Die Ausbildungsmesse des Netzwerkes von IHK und Handwerkskammer (HWK), Agentur für Arbeit und Trierischem Volksfreund beginnt um 14 Uhr. Unternehmen aus allen Branchen erklären, welche Berufe sie ausbilden, wie die Ausbildung abläuft und welche Anforderungen sie an Bewerber stellen. Schulabgänger und ihre Eltern können mit Vertretern der Betriebe ins Gespräch kommen und Fragen stellen. Für die rund 50 Betriebe bietet die kostenlose Plattform eine ideale Gelegenheit, sich einem interessierten Publikum zu präsentieren. Schüler und Personalverantwortliche treffen sich beim Speed Dating. Als Belohnung winken attraktive Preise. Die Messe endet um 17 Uhr.
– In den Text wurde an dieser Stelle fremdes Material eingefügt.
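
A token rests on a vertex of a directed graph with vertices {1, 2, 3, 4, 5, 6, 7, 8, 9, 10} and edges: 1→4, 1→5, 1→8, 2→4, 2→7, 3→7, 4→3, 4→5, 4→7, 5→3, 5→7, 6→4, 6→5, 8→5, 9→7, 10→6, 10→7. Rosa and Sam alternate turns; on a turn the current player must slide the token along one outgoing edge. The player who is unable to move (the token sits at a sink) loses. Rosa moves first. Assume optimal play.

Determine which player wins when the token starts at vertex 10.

Label each position W (a win for the player to move) or L (a loss). A position with no legal move is L; any other position is W exactly when some move reaches an L, and L when every move reaches a W.
Every edge goes from a vertex to one that appears earlier in the order 7, 3, 5, 8, 4, 6, 10, 9, 1, 2, so processing vertices in that order labels each vertex after all of its successors.
7: no outgoing edge → L
3: reaches L-position 7 → W
5: reaches L-position 7 → W
8: only reaches 5(W), which is W → L
4: reaches L-position 7 → W
6: only reaches 4(W), 5(W), all W → L
10: reaches L-position 6 → W
9: reaches L-position 7 → W
1: reaches L-position 8 → W
2: reaches L-position 7 → W
From 10 Rosa can move to 6, reaching an L position.

Rosa wins.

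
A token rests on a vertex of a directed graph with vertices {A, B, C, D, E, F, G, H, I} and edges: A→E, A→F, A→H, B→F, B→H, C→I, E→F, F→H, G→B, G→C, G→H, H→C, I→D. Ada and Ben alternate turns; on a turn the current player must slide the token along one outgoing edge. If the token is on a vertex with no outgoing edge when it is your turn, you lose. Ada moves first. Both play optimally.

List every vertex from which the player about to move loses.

C, D, F

Use the standard recursion: the mover loses at a terminal position; elsewhere, the mover wins exactly when some move hands the opponent an L position.
Every edge goes from a vertex to one that appears earlier in the order D, I, C, H, F, E, A, B, G, so processing vertices in that order labels each vertex after all of its successors.
D: no outgoing edge → L
I: reaches L-position D → W
C: only reaches I(W), which is W → L
H: reaches L-position C → W
F: only reaches H(W), which is W → L
E: reaches L-position F → W
A: reaches L-position F → W
B: reaches L-position F → W
G: reaches L-position C → W
The losing starting vertices are exactly the entries labelled L in this table (3 of them).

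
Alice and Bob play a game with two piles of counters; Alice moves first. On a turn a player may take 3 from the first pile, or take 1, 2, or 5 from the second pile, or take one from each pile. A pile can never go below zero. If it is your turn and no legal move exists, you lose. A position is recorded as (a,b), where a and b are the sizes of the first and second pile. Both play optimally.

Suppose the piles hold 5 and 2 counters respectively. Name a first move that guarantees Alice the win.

Move to (5,1).

Use the standard recursion: the mover loses at a terminal position; elsewhere, the mover wins exactly when some move hands the opponent an L position.
No move ever increases a pile, so every position that can arise here has a ≤ 5 and b ≤ 2; it is enough to label the cells with 0 ≤ a ≤ 5 and 0 ≤ b ≤ 2.
Every move lowers a or b (never raises either), so fill the grid row by row in increasing a, and left to right within a row: each cell's successors are then already labelled.
      b=0  b=1  b=2
a=0:    L    W    W
a=1:    L    W    W
a=2:    L    W    W
a=3:    W    W    L
a=4:    W    L    W
a=5:    W    L    W
Cells with no legal move (terminal, hence L): (0,0), (1,0), (2,0).
The remaining L cells, each justified by listing all of its moves:
(3,2): →(0,2)(W), (3,1)(W), (3,0)(W), (2,1)(W) — all W, so L
(4,1): →(1,1)(W), (4,0)(W), (3,0)(W) — all W, so L
(5,1): →(2,1)(W), (5,0)(W), (4,0)(W) — all W, so L
Every other cell has at least one move into one of the L cells above, so it is W.
From (5,2), the L positions reachable in one move are: (5,1), (4,1). Any move reaching one of these is winning.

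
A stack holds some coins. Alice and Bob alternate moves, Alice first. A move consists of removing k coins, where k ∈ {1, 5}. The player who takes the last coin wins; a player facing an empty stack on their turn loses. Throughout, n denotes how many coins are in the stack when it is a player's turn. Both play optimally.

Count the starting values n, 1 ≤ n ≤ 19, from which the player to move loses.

Compute win/loss labels from the base case upward. A position with no move is L. Any other position is W if it can reach an L in one move, else L.
n=0: no move → L
n=1: →0(L), so W
n=2: →1(W) only, which is W, so L
n=3: →2(L), so W
n=4: →3(W) only, which is W, so L
n=5: →4(L), so W
n=6: →5(W), 1(W) — all W, so L
n=7: →6(L), so W
n=8: →7(W), 3(W) — all W, so L
n=9: →8(L), so W
n=10: →9(W), 5(W) — all W, so L
n=11: →10(L), so W
n=12: →11(W), 7(W) — all W, so L
n=13: →12(L), so W
n=14: →13(W), 9(W) — all W, so L
n=15: →14(L), so W
n=16: →15(W), 11(W) — all W, so L
n=17: →16(L), so W
n=18: →17(W), 13(W) — all W, so L
n=19: →18(L), so W
L entries with 1 ≤ n ≤ 19 (n=0 is outside the asked range and is not counted): n = 2, 4, 6, 8, 10, 12, 14, 16, 18; that makes 9.

9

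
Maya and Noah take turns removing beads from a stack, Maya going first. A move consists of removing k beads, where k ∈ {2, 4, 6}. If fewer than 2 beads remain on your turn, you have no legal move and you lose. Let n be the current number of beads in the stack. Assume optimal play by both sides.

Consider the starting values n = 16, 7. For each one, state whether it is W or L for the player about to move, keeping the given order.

16: L, 7: W

Label each position W (a win for the player to move) or L (a loss). A position with no legal move is L; any other position is W exactly when some move reaches an L, and L when every move reaches a W.
n=0: no move → L
n=1: no move → L
n=2: →0(L), so W
n=3: →1(L), so W
n=4: →0(L), so W
n=5: →1(L), so W
n=6: →0(L), so W
n=7: →1(L), so W
n=8: →6(W), 4(W), 2(W) — all W, so L
n=9: →7(W), 5(W), 3(W) — all W, so L
n=10: →8(L), so W
n=11: →9(L), so W
n=12: →8(L), so W
n=13: →9(L), so W
n=14: →8(L), so W
n=15: →9(L), so W
n=16: →14(W), 12(W), 10(W) — all W, so L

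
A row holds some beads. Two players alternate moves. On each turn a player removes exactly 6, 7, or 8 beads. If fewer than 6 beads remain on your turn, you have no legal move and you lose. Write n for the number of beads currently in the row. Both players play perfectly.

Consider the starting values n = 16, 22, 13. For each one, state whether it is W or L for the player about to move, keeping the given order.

Compute win/loss labels from the base case upward. A position with no move is L. Any other position is W if it can reach an L in one move, else L.
n=0: no move → L
n=1: no move → L
n=2: no move → L
n=3: no move → L
n=4: no move → L
n=5: no move → L
n=6: reaches L-position 0 → W
n=7: reaches L-position 1 → W
n=8: reaches L-position 2 → W
n=9: reaches L-position 3 → W
n=10: reaches L-position 4 → W
n=11: reaches L-position 5 → W
n=12: reaches L-position 5 → W
n=13: reaches L-position 5 → W
n=14: only reaches 8(W), 7(W), 6(W), all W → L
n=15: only reaches 9(W), 8(W), 7(W), all W → L
n=16: only reaches 10(W), 9(W), 8(W), all W → L
n=17: only reaches 11(W), 10(W), 9(W), all W → L
n=18: only reaches 12(W), 11(W), 10(W), all W → L
n=19: only reaches 13(W), 12(W), 11(W), all W → L
n=20: reaches L-position 14 → W
n=21: reaches L-position 15 → W
n=22: reaches L-position 16 → W

16: L, 22: W, 13: W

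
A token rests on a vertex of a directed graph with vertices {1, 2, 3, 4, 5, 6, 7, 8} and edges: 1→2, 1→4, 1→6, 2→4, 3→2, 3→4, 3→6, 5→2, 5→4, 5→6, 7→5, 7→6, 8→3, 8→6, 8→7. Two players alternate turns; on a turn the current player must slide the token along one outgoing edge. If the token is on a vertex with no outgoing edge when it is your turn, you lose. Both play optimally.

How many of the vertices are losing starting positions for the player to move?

Compute win/loss labels from the base case upward. A position with no move is L. Any other position is W if it can reach an L in one move, else L.
Every edge goes from a vertex to one that appears earlier in the order 6, 4, 2, 5, 1, 7, 3, 8, so processing vertices in that order labels each vertex after all of its successors.
6: no outgoing edge → L
4: no outgoing edge → L
2: reaches L-position 4 → W
5: reaches L-position 4 → W
1: reaches L-position 4 → W
7: reaches L-position 6 → W
3: reaches L-position 4 → W
8: reaches L-position 6 → W
The L vertices are 4, 6; that is 2 in all.

2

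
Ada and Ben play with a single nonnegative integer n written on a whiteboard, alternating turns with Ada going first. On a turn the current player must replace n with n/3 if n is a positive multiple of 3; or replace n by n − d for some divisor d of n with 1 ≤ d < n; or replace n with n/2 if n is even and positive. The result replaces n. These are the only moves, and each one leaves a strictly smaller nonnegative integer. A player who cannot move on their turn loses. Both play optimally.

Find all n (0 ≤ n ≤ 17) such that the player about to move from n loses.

Label each position W (a win for the player to move) or L (a loss). A position with no legal move is L; any other position is W exactly when some move reaches an L, and L when every move reaches a W.
n=0: no move → L
n=1: no move → L
n=2: →1(L), so W
n=3: →1(L), so W
n=4: →2(W), 3(W) — all W, so L
n=5: →4(L), so W
n=6: →4(L), so W
n=7: →6(W) only, which is W, so L
n=8: →4(L), so W
n=9: →3(W), 6(W), 8(W) — all W, so L
n=10: →9(L), so W
n=11: →10(W) only, which is W, so L
n=12: →4(L), so W
n=13: →12(W) only, which is W, so L
n=14: →7(L), so W
n=15: →5(W), 10(W), 12(W), 14(W) — all W, so L
n=16: →15(L), so W
n=17: →16(W) only, which is W, so L
The losing starting values of n are exactly the entries labelled L in this table (9 of them).

0, 1, 4, 7, 9, 11, 13, 15, 17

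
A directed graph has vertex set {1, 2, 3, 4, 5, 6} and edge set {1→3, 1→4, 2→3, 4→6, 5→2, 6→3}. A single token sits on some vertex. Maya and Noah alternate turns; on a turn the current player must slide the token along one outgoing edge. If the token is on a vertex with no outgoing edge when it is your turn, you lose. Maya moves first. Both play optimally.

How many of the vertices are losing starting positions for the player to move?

Positions with no move are L. A position that does have a move is losing for the player to move precisely when every available move leads to a winning position for the opponent. Fill in the labels:
Every edge goes from a vertex to one that appears earlier in the order 3, 6, 2, 4, 5, 1, so processing vertices in that order labels each vertex after all of its successors.
3: no outgoing edge → L
6: →3(L), so W
2: →3(L), so W
4: →6(W) only, which is W, so L
5: →2(W) only, which is W, so L
1: →4(L), so W
The L vertices are 3, 4, 5; that is 3 in all.

3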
Unternehmen, die sich anmelden möchten, wenden sich an Elisabeth Glasner, IHK Trier, Telefon 0651-9777-302, E-Mail: glasner@trier.ihk.de , an Günther Behr, HWK Trier, Telefon 0651-207-121, E-Mail: gbehr@hwk-trier.de oder die Arbeitsagentur unter trier.pressemarketing@arbeitsagentur.deExtra Flüchtlinge

Der Weg zu Ausbildung und Job bleibt für Flüchtlinge trotz neuem Bleiberecht mit Hürden verbunden. Generell gilt ein Arbeitsverbot in den ersten drei Monaten, nachdem ein Asylantrag gestellt wurde. Wer Asyl genießt, darf uneingeschränkt arbeiten. Wer eine Aufenthaltserlaubnis oder Duldung etwa aus humanitären Gründen vorweist, kann eine Arbeitserlaubnis beantragen. Dem muss die Arbeitsagentur zustimmen. Außerdem verhindert die Vorrangprüfung (15-monatige Prüfung, ob es Deutsche oder EU-Ausländer gibt, die den Job übernehmen), ob eine Erlaubnis erteilt wird. Die Bundesagentur für Arbeit will diese Prüfung nun für zwei Jahre aussetzen, weil die Lage am Arbeitsmarkt so gut ist. Nach den neuen Regeln kann ein Ausbildungsvertrag ein "dringender persönlicher Grund" sein, einen Flüchtling zu dulden - aber nur bis zum 21. Lebensjahr. Zudem wird die Duldung nur für ein Jahr erteilt und je für ein Jahr bis zum Ausbildungsende verlängert. Ausweisung oder Abschiebung sind immer noch möglich.